Wednesday, September 15, 2010
soberly, righteously, and godly...
2. "For what excellent purpose this grace was given. "
There are many, who are much inclined to put a period at the end of the first verse of the text, where the apostle intended only a comma.(see yesterday's post) They would consider the sense complete in that verse; but the apostle considers what follows as necessary to complete the meaning. They conclude, that, because the grace of God, that bringeth salvation, hath shined forth unto all men, all men must be saved. This is pleasing doctrine to men., determined to continue in sin. But it is doctrine, supported only by fragments of scripture wrested from their connexion. We learn, by the following words of the apostle, that the excellent design of the grace of God is to form the sinner into a holy character, as previously necessary to his enjoyment of salvation. " For the grace of God teacheth us, that denying ungodliness and worldly lusts, we should live soberly, righteously, and godly in this present world."— What God hath joined together, never let man put asunder.—It is the grace of God, which bringeth salvation to men, yet it is by means of subduing their corruptions, and making them holy; it is by rescuing them from their sins, not saving them in them. And the apostle does not speak in general terms; he mentions particularly that ungodliness must be denied or renounced. By " ungodliness," we may understand the denial of the existence of God, or of his perfections, or of his government of the world, or of his righteous retribution in the world to come. This degree of ungodliness savours of atheism, and is impiety of the highest order. But there is ungodliness also in neglecting to worship God; in disregarding the manifestation of his will in divine revelation ; in profaning his name, and in speaking irreverently of his providence. These all are sins peculiarly against God, having direct respect to his person. They must be wholly renounced, before there can be the least hope of the salvation, which the grace of God bringeth.

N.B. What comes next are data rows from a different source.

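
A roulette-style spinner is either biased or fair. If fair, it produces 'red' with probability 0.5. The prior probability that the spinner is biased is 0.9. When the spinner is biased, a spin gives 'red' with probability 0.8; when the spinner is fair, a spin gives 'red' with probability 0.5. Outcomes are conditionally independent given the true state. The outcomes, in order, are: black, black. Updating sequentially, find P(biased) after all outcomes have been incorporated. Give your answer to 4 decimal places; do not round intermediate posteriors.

After 'black': P(biased) = 0.2·0.9000 / (0.2·0.9000 + 0.5·0.1000) ≈ 0.7826
After 'black': P(biased) = 0.2·0.7826 / (0.2·0.7826 + 0.5·0.2174) ≈ 0.5902

0.5902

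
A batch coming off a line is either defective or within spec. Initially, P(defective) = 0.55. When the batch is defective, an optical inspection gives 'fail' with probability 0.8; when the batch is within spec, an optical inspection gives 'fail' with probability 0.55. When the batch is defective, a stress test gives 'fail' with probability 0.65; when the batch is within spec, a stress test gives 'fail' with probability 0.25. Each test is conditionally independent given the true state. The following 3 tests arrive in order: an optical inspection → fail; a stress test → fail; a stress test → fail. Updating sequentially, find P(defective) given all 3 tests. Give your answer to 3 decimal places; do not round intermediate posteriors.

0.923

After an optical inspection='fail': P(defective) = 0.8·0.5500 / (0.8·0.5500 + 0.55·0.4500) ≈ 0.6400
After a stress test='fail': P(defective) = 0.65·0.6400 / (0.65·0.6400 + 0.25·0.3600) ≈ 0.8221
After a stress test='fail': P(defective) = 0.65·0.8221 / (0.65·0.8221 + 0.25·0.1779) ≈ 0.9232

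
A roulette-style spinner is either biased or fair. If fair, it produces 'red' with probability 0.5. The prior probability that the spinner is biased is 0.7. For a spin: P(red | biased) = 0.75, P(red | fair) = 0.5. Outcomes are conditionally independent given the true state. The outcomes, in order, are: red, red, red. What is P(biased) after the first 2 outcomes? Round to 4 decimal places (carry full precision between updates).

Each posterior becomes the prior for the next update.
After 'red': P(biased) = 0.75·0.7000 / (0.75·0.7000 + 0.5·0.3000) ≈ 0.7778
After 'red': P(biased) = 0.75·0.7778 / (0.75·0.7778 + 0.5·0.2222) ≈ 0.8400

0.8400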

Worldly lusts, also, must be denied. Under these terms are comprehended intemperance, anger, malice, revenge, which are so shockingly common in the world. They imply, also, the immoderate love of those three great idols of the world, riches, power, and fame, to which such multitudes are daily bowing down, in a manner, which makes it very manifest, that there is nothing which they regard in an equal degree. These, too, must be renounced, as productive of misery, and tending to ruin, and as inconsistent with the enjoyment of that salvation, which the grace of God bringeth.
The apostle proceeds to mention, more particularly, that this grace of God teaches us to live soberly. By sobriety, we understand the habit of self-government; the uniform restraint of the appetites, within such limits as reason and the Gospel prescribe ; as also the passions and affections, carefully avoiding all sinful irregularities and excess. The grace of God also teaches —to live righteously. By righteousness, we understand the habit of conducting equitably in all our relations to men ; that we abstain from injuries to them, in their persons, reputation, and fortunes ; that we fulfil the various duties we owe to them, in all our relations and stations in society ; sacredly performing our covenants and promises, in secular and spiritual concerns, and doing, in one word, unto all men, whatsoever we could reasonably desire, in exchange of circumstances, that they should do unto us. The Hebrews considered charity a branch of righteousness;—for saith the psalmist, " He hath dispersed; he hath given to the poor, his righteousness endureth for ever."
There is a third branch of christian duty, which the apostle proceeds to mention, as taught by the grace of God, which bringeth salvation.—We must live soberly, righteously, and godly in the present world. Godliness, or piety, is the duty, which we owe to God; and " consists in that high veneration, and those just conceptions, which we should entertain of the Supreme Being, and these expressed by prayer and thanksgiving ; by loving and fearing him ; by putting our trust in him, and submitting ourselves to his blessed will, in all events." Now when we seriously consider the doctrine which the grace of God teaches; the excellency of that character, which it is intended to form, subduing the corruptions of the human heart, reforming the vices and errors of human conduct, and teaching to fulfil the duties of those three grand relations, in which we stand, to ourselves, to our fellow men, and to God ; how precious, and worthy of all gratitude and praise, is that grace in this single point of view ! It tends to render us healthful in body, and at ease in mind, a blessing to our fellow-men, at peace with God, and exalted into a holy communion and friendship with him. If there be a happy man on earth, it is he who is the subject of that grace; who submits himself to this divine teaching; who renounces ungodliness and worldly lusts, and lives soberly, righteously, and godly, in this present world. " Great peace have they that love thy law, and nothing shall offend them." But the comforts, which immediately flow from sobriety, righteousness, and godliness, are but the beginning of the salvation, mentioned in the text; comforts often interrupted by the afflictions of life, often by a bad frame, and the great imperfection of the graces even of the best."